KINGSTON, Jamaica – Jamaica’s official motto is “Out of Many One People” but there’s a more popular motto – “Jamaica, no problem man.” The latter is very characteristic of the Jamaican people, as no issue seems to trouble them, at least not for too long periods. This “no problem” way-of-life was displayed last week when a massive 7.7 magnitude earthquake struck several miles off Jamaica’s northwest coast, sending tremors across the island.
Moments after the earthquake, which could have caused unsurmountable devastation if its epicenter was on the island, Jamaicans were posting hilarious comments on social media related to the earthquake which thankfully spared them.
There is lore among Jamaicans that because the country is one with numerous churches, and in which religious-minded people pray unceasingly for God’s mercies and protection from man-made and natural disasters, the country has been spared year after year from major natural disasters.
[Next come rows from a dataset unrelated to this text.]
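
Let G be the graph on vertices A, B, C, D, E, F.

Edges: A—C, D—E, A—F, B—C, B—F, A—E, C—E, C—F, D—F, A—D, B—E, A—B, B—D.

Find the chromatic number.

A, B, D, E are mutually adjacent (a clique of size 4), so at least 4 colors are needed.
A valid assignment using 4 colors: A=1, B=2, C=3, D=3, E=4, F=4. No two adjacent vertices share a color.

4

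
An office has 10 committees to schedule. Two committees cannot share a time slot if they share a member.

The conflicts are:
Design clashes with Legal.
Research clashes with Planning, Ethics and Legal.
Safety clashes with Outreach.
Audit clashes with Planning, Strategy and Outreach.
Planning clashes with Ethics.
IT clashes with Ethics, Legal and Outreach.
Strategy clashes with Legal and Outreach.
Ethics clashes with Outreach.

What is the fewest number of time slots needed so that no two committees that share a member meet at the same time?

Research, Planning, Ethics pairwise conflict, so at least 3 time slots are needed.
3 time slots suffice: time slot 1 → {Planning, Legal, Outreach}; time slot 2 → {Design, Safety, Audit, Ethics}; time slot 3 → {Research, IT, Strategy}. Every pair that conflicts lands in different time slots.

3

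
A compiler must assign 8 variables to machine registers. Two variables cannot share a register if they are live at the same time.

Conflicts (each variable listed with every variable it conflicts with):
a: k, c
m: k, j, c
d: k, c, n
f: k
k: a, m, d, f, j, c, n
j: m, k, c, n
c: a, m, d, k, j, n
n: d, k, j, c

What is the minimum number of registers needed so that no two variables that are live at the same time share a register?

4

d, k, c, n pairwise conflict, so at least 4 registers are needed.
4 registers suffice: register 1 → {k}; register 2 → {f, c}; register 3 → {a, d, j}; register 4 → {m, n}. Each listed conflict is separated.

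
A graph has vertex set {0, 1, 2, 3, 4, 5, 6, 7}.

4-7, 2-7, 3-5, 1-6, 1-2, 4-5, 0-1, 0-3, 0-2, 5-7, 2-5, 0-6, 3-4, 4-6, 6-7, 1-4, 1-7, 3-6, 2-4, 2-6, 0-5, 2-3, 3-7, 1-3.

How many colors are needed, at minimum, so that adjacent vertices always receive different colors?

1, 2, 3, 4, 6, 7 are mutually adjacent (a clique of size 6), so at least 6 colors are needed.
A valid assignment using 6 colors: 0=purple, 1=yellow, 2=red, 3=blue, 4=orange, 5=green, 6=green, 7=purple. No two adjacent vertices share a color.

6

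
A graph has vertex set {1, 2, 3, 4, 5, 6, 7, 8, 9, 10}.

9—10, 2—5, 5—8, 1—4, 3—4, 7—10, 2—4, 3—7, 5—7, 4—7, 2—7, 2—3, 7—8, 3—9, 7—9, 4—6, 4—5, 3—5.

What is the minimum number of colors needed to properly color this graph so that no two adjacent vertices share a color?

2, 3, 4, 5, 7 form a clique, so at least 5 colors are needed.
5 colors suffice: color a → {1, 6, 7}; color b → {4, 8, 9}; color c → {3, 10}; color d → {5}; color e → {2}. Every edge joins two different colors.

5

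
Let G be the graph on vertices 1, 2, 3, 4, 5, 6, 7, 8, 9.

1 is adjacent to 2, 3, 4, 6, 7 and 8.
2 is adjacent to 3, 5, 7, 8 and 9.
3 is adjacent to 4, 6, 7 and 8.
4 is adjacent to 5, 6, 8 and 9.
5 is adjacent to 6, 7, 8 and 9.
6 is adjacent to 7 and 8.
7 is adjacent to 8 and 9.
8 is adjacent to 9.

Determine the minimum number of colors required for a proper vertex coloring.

1, 3, 4, 6, 8 form a clique, so at least 5 colors are needed.
5 colors suffice: 1=c, 2=d, 3=e, 4=b, 5=c, 6=d, 7=b, 8=a, 9=e. Every edge joins two different colors.

5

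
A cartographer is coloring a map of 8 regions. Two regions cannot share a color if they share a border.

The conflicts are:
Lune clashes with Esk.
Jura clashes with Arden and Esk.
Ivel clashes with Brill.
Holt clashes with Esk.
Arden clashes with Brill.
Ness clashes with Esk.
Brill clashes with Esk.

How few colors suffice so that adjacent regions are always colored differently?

2

Ivel and Brill conflict, so at least 2 colors are needed.
A valid assignment using 2 colors: Lune=2, Jura=2, Ivel=1, Holt=2, Arden=1, Ness=2, Brill=2, Esk=1. No two conflicting regions share a color.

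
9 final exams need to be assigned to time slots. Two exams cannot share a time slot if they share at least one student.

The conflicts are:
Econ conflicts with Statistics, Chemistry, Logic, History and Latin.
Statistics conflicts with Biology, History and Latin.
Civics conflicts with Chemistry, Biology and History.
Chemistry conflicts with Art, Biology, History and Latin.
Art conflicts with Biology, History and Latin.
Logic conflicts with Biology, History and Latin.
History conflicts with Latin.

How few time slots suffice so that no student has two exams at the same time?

4

Chemistry, Art, History, Latin all conflict with each other, so at least 4 time slots are needed.
4 time slots suffice: time slot 1 → {Biology, History}; time slot 2 → {Civics, Latin}; time slot 3 → {Statistics, Chemistry, Logic}; time slot 4 → {Econ, Art}. Every pair that conflicts lands in different time slots.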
Jamaica was last hit by a major hurricane in 1988 when Hurricane Gilbert, a Category 5 storm. Although the storm created island-wide damage, and extensive and long-lasting power outages, it spawned a popular reggae song entitled “Wild, Wild Gilbert” which made fun of Jamaicans having to overindulge on a diet of corned beef (bully beef) not having electricity to power refrigerators for meat storage.
Since Gilbert, several hurricanes although seemingly on paths to Jamaica, miraculously turned away from impacting the island directly at the last moment. Again, when this phenomenon happens some Jamaicans boast that “Hurricanes afraid of Jamaica” so they turn away. Others say, “Jamaica is too blessed for hurricanes to hit us.”
The last time Jamaica had a real serious earthquake causing major destruction and loss of life was in 1907 when a 6.5 magnitude severely destroyed Kingston. Since then, the island which is positioned close to fault lines in the Caribbean has had numerous earthquakes, which have created some panic and relatively light structural damage to buildings, but none like the 1907 earthquake.
There are thousands of Jamaicans, mostly of the younger generation, who have never experienced a serious hurricane or earthquake in Jamaica. As a result, people have tended to feel a dangerous sense of invincibility to, and are unprepared for, any such disaster.
It’s foolhardy and irresponsible for any Jamaican, or Caribbean resident, to regard their country as invincible to these natural disasters. The Caribbean region is one that is particularly susceptible to the dangers of climate change. The waters of the Caribbean Sea have grown warmer, spawning stronger storms. Evidence of this was seen in recent years as unusually massive Category 5 Hurricanes severely impacted Dominica, Antigua and Barbuda, the Virgin Islands, Haiti and Puerto Rico.
Moreover, over the last year seismic or earthquake activity in the Caribbean region has significantly intensified, with hundreds of earthquakes rocking the region. Last month, in addition to the 7.7 magnitude earthquake off Jamaica’s coast, Puerto Rico was hit by two massive 5.9 and 6.4 Magnitude quakes and several strong aftershocks. Also last month Haiti commemorated the 10-year anniversary of the massive 7.0 quake that killed thousands and left thousands more homeless.
Sadly, the Caribbean is one of the most beautiful regions on Earth, but it’s also a region that’s vulnerable to natural disasters. It is wise that the people take steps to secure themselves against these disasters which can strike anytime.
In 2017 as Jamaican commemorated the 110th anniversary of the great 1907 earthquake, Director General Major Clive Davis, head of Jamaica’s Office of Disaster Preparedness and Emergency Management (ODPEM) expressed concerns about Jamaican builders adhering to required building codes. He went as far as recommending criminal sanctions for people who violate building regulations.
There are increasing concerns as a building boom continues in Jamaica, especially in Kingston and St, Andrew, with several dwelling homes being converted into multi-story apartments and condos, that builders are not adhering to the required codes to protect against natural disasters.
Returning to Jamaica from a relief and response mission to The Bahamas following the devastating impact of Hurricane Dorian last year, the acting commander of the Jamaica Defense Force (JDF) Disaster Assistance Response Team (DART) called for the synthesization and updating of building codes across the Caribbean to ensure robust infrastructure that can withstand destruction in the event of catastrophic natural disasters.
Every effort must be made by the respective authorities in the Caribbean to ensure these recommendations are heeded.
Coincidentally, and positively, days before the 7.7 quake struck close to Jamaica, the Jamaican government announced plans to establish a National Earthquake Readiness Committee to better prepare the island for a major earthquake.
Jamaica and the entire Caribbean must act proactively towards possible natural disasters. This is the surest way of saving life and property. Fun is fun, but natural disasters can be a serious problem, man.